My Lords, on first reading the Committee on Climate Change’s latest progress report, I found it an impressive document. It was broad in scope and very detailed. But the more I dug into it the more troubled I became. Below the surface there are serious questions about the foundations on which it has been constructed. There are questions in four areas-the framework created by the Climate Change Act 2008, the policy responses at EU and UK level, the estimate of costs and finally the scientific basis on which the whole scheme of things rests. I will consider each in turn.
Unlike many of those involved in the climate change field, I have no pecuniary interest to declare, but I am a founder trustee of the Global Warming Policy Foundation, which seeks to bring rationality, objectivity and, above all, tolerance to the debate.

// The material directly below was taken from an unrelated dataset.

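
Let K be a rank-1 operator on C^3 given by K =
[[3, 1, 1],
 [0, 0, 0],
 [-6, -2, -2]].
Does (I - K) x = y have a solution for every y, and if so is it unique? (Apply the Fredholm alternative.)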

I have long been in the camp of what might be called the semi-sceptics. I have taken the science on trust, while becoming increasingly critical of the policy responses being made to achieve a given CO2 or global warming constraint. First, let us look at the Climate Change Act, which has been highly praised, even today, as the most comprehensive and ambitious framework anywhere in the world-a real pioneering first for the UK. However, it has serious flaws. It starts by imposing a completely unworkable duty on the Secretary of State to reduce greenhouse gas emissions by 80 per cent by 2050, even though many of the actions required lie outside his control. It would have been better, as the noble Lord, Lord Crickhowell, and I argued, for the duty to be connected to what the Secretary of State can control, such as his own actions and policies, and not the outcome, which he cannot.
Thirdly, there is the issue of cost. All we had to go on at the time when the target was set more ambitiously was the estimate by the noble Lord, Lord Stern, of 1 per cent of GDP. Many people were sceptical at the time and probably even more are now, including, it seems, the noble Lord, Lord Stern, himself. It was reported in the press last week that he now thinks that it might be 2 per cent, but could rise to 5 per cent. I hope he will clarify this when he speaks to us shortly.

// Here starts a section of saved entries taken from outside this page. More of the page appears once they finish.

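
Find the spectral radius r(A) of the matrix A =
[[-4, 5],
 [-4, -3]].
r(A) = sqrt(32) ≈ 5.6569

The eigenvalues of A are the roots of its characteristic polynomial. With M = A (coefficients from the trace and determinant):
  p(λ) = det(λ I - M) = λ^2 + 7λ + 32.
For λ^2 + 7λ + 32 the discriminant is -79. It is negative, so the roots are the complex-conjugate pair λ = -7/2 ± (sqrt(79)/2) i ≈ -3.5 ± 4.4441i. For a conjugate pair the product of the roots equals the constant term, so |λ|^2 = 32 and |λ| = sqrt(32) ≈ 5.6569.
Thus the eigenvalues (to 4 decimals) are -3.5 ± 4.4441i (modulus 5.6569). The spectral radius is the largest modulus: r(A) = sqrt(32) ≈ 5.6569. (Cross-check: r(A) ≤ ||A||_2 ≈ 6.408; equality holds whenever A is normal, though it can also hold for some non-normal A.)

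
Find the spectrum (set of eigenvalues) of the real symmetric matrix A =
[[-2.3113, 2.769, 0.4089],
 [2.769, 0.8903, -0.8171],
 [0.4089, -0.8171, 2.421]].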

In the document that we have before us, the committee says that it previously estimated that costs in 2020 would be about 1 per cent of GDP. That is consistent with its view that it might get to 2 per cent by 2050. In the new report it simply reaffirms the 1 per cent figure in just one paragraph in 250 pages.

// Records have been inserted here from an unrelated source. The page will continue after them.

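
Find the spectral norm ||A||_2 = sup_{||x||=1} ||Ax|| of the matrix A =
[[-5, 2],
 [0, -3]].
||A||_2 = sqrt((38 + sqrt(544))/2) ≈ 5.5373 (= sqrt(largest eigenvalue of A^T A))

||A||_2 = sigma_max(A) = sqrt(lambda_max(A^T A)). Form the symmetric matrix M = A^T A =
[[25, -10],
 [-10, 13]].
Its characteristic polynomial (trace, determinant of M give the coefficients) is
  p(λ) = det(λ I - M) = λ^2 - 38λ + 225.
For λ^2 - 38λ + 225 the discriminant is 544. It is nonnegative but not a perfect square, so the roots are real and irrational: λ = (38 ± sqrt(544))/2 ≈ 30.6619, 7.3381.
So the eigenvalues of A^T A are ≈ 7.3381, 30.6619 (all ≥ 0, as they must be for A^T A). The largest is λ_max = (38 + sqrt(544))/2 ≈ 30.6619, hence ||A||_2 = sqrt(λ_max) = sqrt((38 + sqrt(544))/2) ≈ 5.5373.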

The noble Lords, Lord Krebs and Lord May, and their eminent colleagues on the CCC have a choice. They can take the policy framework as given, the policy responses as given, the costs as given, and the science as given, and then proceed to churn out more and more sophisticated projections, or-as I hope-they can apply the formidable intellectual firepower they command and start to find answers to many of the unsolved questions.